I am against parties at all. We need a no-party system, with no state representation. All this partying is why nothing gets done.
Libertarians and Independents are 2 completely different, usually oppposing, viewpoints. As for God send, there is no God and it's silly to build another party on one.
My god, we actually agree on something. I'd really like to see a "States Rights" party emerge that really holds true to the values that each states should manage marijuana, health care, gay rights, guns, abortion, assisted suicide, etc as they see fit.
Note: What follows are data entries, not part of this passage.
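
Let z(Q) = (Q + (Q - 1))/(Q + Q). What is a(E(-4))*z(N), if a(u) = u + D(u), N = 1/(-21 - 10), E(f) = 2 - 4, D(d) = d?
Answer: -66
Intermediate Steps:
E(f) = -2
N = -1/31 (N = 1/(-31) = -1/31 ≈ -0.032258)
a(u) = 2*u (a(u) = u + u = 2*u)
z(Q) = (-1 + 2*Q)/(2*Q) (z(Q) = (Q + (-1 + Q))/((2*Q)) = (-1 + 2*Q)*(1/(2*Q)) = (-1 + 2*Q)/(2*Q))
a(E(-4))*z(N) = (2*(-2))*((-½ - 1/31)/(-1/31)) = -(-124)*(-33)/62 = -4*33/2 = -66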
The problem is that these values aren't really scalable. A party that believes we should make those decisions locally doesn't really have prescription for how those decisions should be made locally. For example, the party might be be all for Idaho being able to set its own marijuana laws, but no real prescription for how Idaho should construct its own marijuana laws. Essentially, it'd devolve into a libertarian party, which doesn't appeal to me at all. Anyway, I think you'd pretty much have to have a four party system, wouldn't you? A three party system would just be a split of one of the major parties. To win anything, they'd have to vote together to beat the other party. In which case they might as well not have split at all. However, with 4 parties you could get all kinds of crazy coalitions on different issues. Democratic, Republican, Libertarian and Green make the most sense to me.
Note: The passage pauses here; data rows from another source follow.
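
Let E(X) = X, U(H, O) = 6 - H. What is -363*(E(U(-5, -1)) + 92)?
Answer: -37389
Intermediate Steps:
-363*(E(U(-5, -1)) + 92) = -363*((6 - 1*(-5)) + 92) = -363*((6 + 5) + 92) = -363*(11 + 92) = -363*103 = -37389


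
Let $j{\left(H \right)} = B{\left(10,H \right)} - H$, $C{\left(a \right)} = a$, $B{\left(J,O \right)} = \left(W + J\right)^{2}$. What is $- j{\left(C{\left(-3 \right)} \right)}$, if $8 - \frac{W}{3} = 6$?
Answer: $-259$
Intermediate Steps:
$W = 6$ ($W = 24 - 18 = 6$)
$B{\left(J,O \right)} = \left(6 + J\right)^{2}$
$j{\left(H \right)} = 256 - H$ ($j{\left(H \right)} = \left(6 + 10\right)^{2} - H = 16^{2} - H = 256 - H$)
$- j{\left(C{\left(-3 \right)} \right)} = - (256 - -3) = - (256 + 3) = \left(-1\right) 259 = -259$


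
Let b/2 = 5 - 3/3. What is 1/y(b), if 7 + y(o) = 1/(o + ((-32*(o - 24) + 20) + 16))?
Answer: -556/3891 ≈ -0.14289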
we need someone rich as fuck to run on the platform of having never taken any contributions. hed get shot though.
There's definitely a massive opening for another billionaire candidate to march in and put a real challenge to Obama. Hopefully whoever that guy is is slightly more sane than Ross Perot.
Obama's playing down to his competition, just about anyone would give him a real challenge right now. If he keeps playing lower, it won't be much of a challenge.
Just pointing out that the majority of independents and libertarians do not believe in mythical super-daddies. They believe in individual human beings who are personally responsible for their actions.
Must be a brand new yet untried idea because if Americans were truly charitable and compassionate there would be no need for social services, nor would there be any billionaires.
I'd be all for more parties that were actually viable in major elections. With two, entrenched parties, a lot of things are in stone and the arguments are at the margins. Let's have a little competition to benefit us consumers!
You are quite mistaken. People have historically donated 10% to charity (the church, whatever), if not more. With an economy the size of the USA's, that's roughly enough to pay for social security and medicare. As for the billionaires, the rich and very rich don't pay so much in taxes since their wealth is typically in stock or ownership of some company or companies (equity, not cash or income). However, they've historically been quite generous when donating to charities and other philanthropic endeavors. Like David Hewlett (of Hewlett-Packard) donating $billions to Stanford over the years, the Bill and Melinda Gates foundation, etc. Even Ken Lay (Enron's CEO) donated large sums to charity while times were good for him. And when they survey IRS tax returns, they find that those who make $1M donate 15% or more on average. You have any other theories?
We need many parties, so everyone can pick one which represents him as exactly as possible. But it works only in coalition politics. If 1-2 parties are much bigger than all the rest, it doesn't work.